Inchiesta Coingas. Le accuse della procura: "Macrì fu istigatore e beneficiario"

Francesco Macrì, prima di diventare presidente Estra, era consigliere comunale in forza a Fratelli d'Italia dal 2015 (anno dell'elezione di Alessandro Ghinelli sindaco)

Francesco Macrì, presidente Estra spa

Era il 12 settembre del 2016 quando l'assemblea dei soci di Estra Spa nominò Francesco Macrì presidente della società. Una scelta supportata anche dall'allora amministratore unico di Coingas, Sergio Staderini, che chiese ed ottenne ai Comuni soci l'autorizzazione ad indicare Macrì come numero uno della società che gestisce il servizio di fornitura energetica. Un passaggio niente affatto banale visto che la società partecipata Coingas è a sua volta socia e titolare, per statuto e patti parasociali, del potere di nomina del membro del consiglio di amministrazione di Estra. L'assemblea dei soci Coingas, costituita dai sindaci dell'Aretino presenti con partecipazioni pari al 92%, approvò l'indicazione di Staderini esprimendo una percentuale favorevole del 52% (per il sì votarono i comuni di Arezzo, Castiglion Fiorentino, Anghiari, Subbiano, Monterchi). L'astensione raggiunse il 40%, non ci fu nessun voto contrario. In quell'occasione Staderini dichiarò inoltre, che "il profilo di Francesco Macrì ha tutte le caratteristiche, sia per competenze manageriali, politiche, amministrative e istituzionali per ricoprire il ruolo di presidente di Estra funzionalmente al raggiungimento degli obbiettivi prefissati”.

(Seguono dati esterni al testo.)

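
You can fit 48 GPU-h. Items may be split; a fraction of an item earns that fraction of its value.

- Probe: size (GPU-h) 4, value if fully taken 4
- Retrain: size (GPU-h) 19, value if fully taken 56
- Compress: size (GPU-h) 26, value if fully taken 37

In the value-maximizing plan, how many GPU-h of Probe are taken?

Sort by value density: Retrain 56/19≈2.95, Compress 37/26≈1.42, Probe 4/4≈1.
All 19 GPU-h of Retrain fit (value 56) → 29 remain.
All 26 GPU-h of Compress fit (value 37) → 3 remain.
3 GPU-h left: a 3/4 share of Probe gives 4×3/4 = 3.

3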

Francesco Macrì, prima di diventare presidente Estra, era consigliere comunale in forza a Fratelli d'Italia dal 2015 (anno dell'elezione di Alessandro Ghinelli sindaco). Ed è proprio questo aspetto che ha destato più di una perplessità alla procura della Repubblica di Arezzo. Il pm Andrea Claudiani, titolare dell'inchiesta sugli scandali riguardanti le partecipate, sostiene che la nomina di Macrì non sarebbe dovuta avvenire visto che "il conferimento di incarichi di amministrazione in enti privati in controllo pubblico, quale Estra era, a coloro che avessero rivestito nell'anno precedente la carica di consigliere comunale in Comuni con popolazione superiore a 15mila abitanti ed essendo il Macrì, alla data della nomina o comunque immediatamente prima, membro del consiglio comunale di Arezzo".

A questo si aggiungerebbe, sempre secondo la procura, un'altra violazione che "stabilisce a carico degli amministratori locali gli obblighi di imparzialità e di buona amministrazione, essendo stato Macrì preposto alla carica in assenza di ogni istruttoria e valutazione in merito alla idoneità e sulla base di pregiudiziali ed arbitrarie determinazioni ed allo scopo di vantaggi nella competizione politica".

"La procura - come si legge nelle carte - lo considera istigatore e beneficiario". In più la nomina gli ha garantito "un ingiusto profitto patrimoniale di 120mila euro annui nonchè l'attribuzione di una posizione di prestigio e potere derivante dalla gestione delle ingenti disponibilità finanziarie e delle attività economiche di Estra". Francesco Macrì è accusato di abuso d'ufficio insieme a Sergio Staderini, ex presidente del consiglio di amministrazione di Coingas, Alessandro Ghinelli e Alberto Merelli, rispettivamente sindaco e assessore del Comune di Arezzo, socio di maggioranza di Coingas per la sua nomina alla presidenza di Estra.